Che la strage di Bologna non sia fascista non è un segreto per nessuno, così come non lo è il fatto che alcuni vogliono che resti comunque fascista. Sulle cause e sugli autori si è detto di tutto e il contrario di tutto. Io, che ho la cattiva abitudine di leggere dietro le righe e di capire dove certi vanno a parare, sono contrario a ricostruzioni di comodo che ritengo del tutto inutili per Luigi Ciavardini e per i due che sono stati condannati con lui, ma sono a piede libero. Ho ben più che il sospetto che esse servano solo a rafforzare un partito politico trasversale e, magari, a favorire qualche carriera. Nei limiti del possibile mi sono fatto un’idea di quel massacro, ma è chiaro che non può essere certa né esaustiva. Quel che però non si capisce (no?) è come mai non s’interroghino in proposito quegli ufficiali dei servizi segreti già condannati per le costruzioni di false piste e non si domandi loro come fecero ad usare, nelle loro trappole infami, lo stesso esplosivo di Bologna prima che la perizia stabilisse qual era. Né come mai la prima pista fu confezionata tre settimane prima della strage.
Sembra poi (sembra?) che nessuno voglia mettere davvero il dito sulla piaga e ripetere, come fece a suo tempo l’onorevole Formica, capogruppo craxiano alla Camera, che il nostro Paese (non più Nazione) non ha sovranità, che per una clausola semisegreta del tempo del gran voltafaccia sabaudo/badogliano ha accettato di essere luogo di occupazione totale ma discreta. Così ci potrebbero parlare non già delle troppo facili e poco impegnative azioni libiche e palestinesi compiute nell’espressione geografica di cui parlò Metternich, ma delle più articolate azioni sovietiche, ceche, bulgare, francesi, tedesche e soprattutto dei due principali soggetti della strategia della destabilizzazione: Inghilterra e Israele.
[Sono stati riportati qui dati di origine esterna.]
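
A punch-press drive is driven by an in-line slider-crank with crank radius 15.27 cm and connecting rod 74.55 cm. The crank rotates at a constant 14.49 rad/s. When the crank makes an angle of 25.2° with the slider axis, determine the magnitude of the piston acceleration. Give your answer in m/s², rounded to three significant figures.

33.3

ω = 14.49 rad/s
x(θ) = r cosθ + √(L² − r² sin²θ); with ω constant, a = ω²·d²x/dθ².
d²x/dθ² = −r cosθ − r²(cos2θ)/√u − r⁴ sin²2θ/(4u^{3/2}),  u = L² − r² sin²θ = 0.551543 m².
Substituting r = 0.1527 m, L = 0.7455 m, θ = 25.2°: d²x/dθ² = -0.15838 m.
a = ω²·d²x/dθ² = (14.49)²·(-0.15838) = -33.253 m/s²;  |a| = 33.253 m/s².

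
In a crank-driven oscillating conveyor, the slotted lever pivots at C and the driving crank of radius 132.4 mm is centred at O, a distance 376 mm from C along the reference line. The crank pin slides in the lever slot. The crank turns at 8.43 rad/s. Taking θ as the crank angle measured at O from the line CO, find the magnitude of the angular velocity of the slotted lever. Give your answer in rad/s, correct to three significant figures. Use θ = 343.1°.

2.16

ω = 8.43 rad/s
Crank pin A relative to C: A = (d + r cosθ, r sinθ); lever angle φ = atan2(r sinθ, d + r cosθ).
Differentiating tanφ: φ̇ = rω(d cosθ + r)/(d² + r² + 2dr cosθ).
d² + r² + 2dr cosθ = |CA|² = 0.254171 m²;  d cosθ + r = +0.49216 m.
|ω_lever| = |0.1324·8.43·+0.49216| / 0.254171 = 2.1612 rad/s.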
E si potrebbe concludere che la naturale politica mediterranea dell’Italia causò una serie di reazioni belliche non convenzionali e, soprattutto, da parte degli “alleati”.
Tutto questo avverrà, forse, tra una cinquantina d’anni. Prima magari passerà un’altra verità, tarocca, che servirà a coprire quella vera capovolgendola; ed è per questo che sono molto restio e sospettoso nei confronti di chi oggi presenta rivelazioni sconvolgenti. Intanto un innocente è prigioniero; non solo è bollato di un crimine infame ma è recluso. Contro di lui non c’erano neanche gli indizi per rinviarlo a procedimento ma è intervenuta la ragion di Stato (esiste uno Stato in Italia?) e, benché chiunque, da Cossiga ad Andreotti, sappia con assoluta certezza che è innocente nessuno fa alcunché per liberarlo. E questa, tra tutte le vergogne e tra tutte le atrocità che stanno dietro Bologna è la più vergognosa atrocità, è la vergogna più atroce.